The previously proposed 1,200 seat Regal Cinema and a five-level parking garage are no longer part of the plan.

Most tenants have waited for the project to be approved before signing leases, according to Mike Nelson, president of commercial for developer Encore Enterprises of Plano, Texas.

“We have some existing tenants that have been very gracious and hung in there a long time, but we are kind of down to the wire,” Nelson told the Planning Board.

The new plans include more outdoor gathering spaces, pedestrian boulevards, and outdoor seating spaces for restaurants. A barn-like structure will double as a sign visible from Interstate 293 and be able to host outdoor events complete with a firepit.

Mike Skelton, president and chief executive officer of the Greater Manchester Chamber, called Market and Main at the intersection of the Everett Turnpike and Route 101 one of the most desirable parcels for development in Southern New Hampshire.

“It is a highly visible, perfect location for a marquee retail development,” he said. “I think there has been a trend in recent years of these lifestyle shopping centers, which are mixed-use,” Skelton said. “There is retail, dining options, experiential things.

There are services, whether a salon or gym, so that consumers can do multiple things in one area.
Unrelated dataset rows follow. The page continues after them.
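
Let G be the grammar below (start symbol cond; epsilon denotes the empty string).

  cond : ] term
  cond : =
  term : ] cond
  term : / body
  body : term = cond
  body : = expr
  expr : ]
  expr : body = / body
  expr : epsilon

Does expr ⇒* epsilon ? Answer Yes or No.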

It is more efficient. It is more convenient.”

The original Market and Main proposal included 98,763 square feet of retail and a movie theater.

Encore later tried to add the 200 apartments as part of a revised second phase, saying the project would not be financially feasible without the residential component.

The plans brought ire from the beginning with some town officials calling it a bait-and-switch.

The new Market and Main plans include a 30,000-square-foot office building and a 125-room hotel in future phases.

Gaining Traction

REI Co-op, an outdoor equipment store, will likely become one of the development’s anchor stores, a detail that slipped out during discussions with the Planning Board. The artist’s rendering lists the store as “Mtn House” and was described as a “national outdoor retailer.”

The square footage is comparable to other REI stores, including the open that opened in North Conway in September 2019. REI had previously announced plans to open a store in the development, but put the plans on hold in 2019.

Encore hopes to have construction complete on a building for the anchor tenant by the end of next year, with an anticipated opening by April 2023.

“It seems like a lot of time, but that is not a lot of time, considering how long it takes to get everything done,” Nelson told the Planning Board.

The building will feature solar panels and skylight harvesting.

“It is about as green as you can get,” Nelson said.

In all, the new plan includes three multi-tenant buildings and two other buildings for shops or restaurants for a total of 69,141 square feet of restaurant space (10,050 square feet that already exists).

The original office building was supposed to be 98,550 square feet, but it scaled back to 30,000 square feet.

Attracting Tenants

Nelson said the company planned to attend the Innovating Commerce Serving Communities conference in Las Vegas in hopes of luring national tenants to market and Main.

The project approval in November likely helped with the prospects.

Ted Chryssicas of Newmark Group had been working on Market and Main’s leasing. He said the plan is viable for the type of tenants they are trying to attract.

“We are confident that this has a great chance of tremendous success from a leasing standpoint and will get the right tenants that are going to fit the community and the community will fit the tenants,” he told the Planning Board.

Chryssicas said they hope to secure office tenants before construction ends on the retail portion of the development.

The barn structure will feature a fire pit, and an ice skating rink could be installed on the property in the winter.

“We need to activate this, and activation is the key, so it is a community get-together,” Chryssicas said.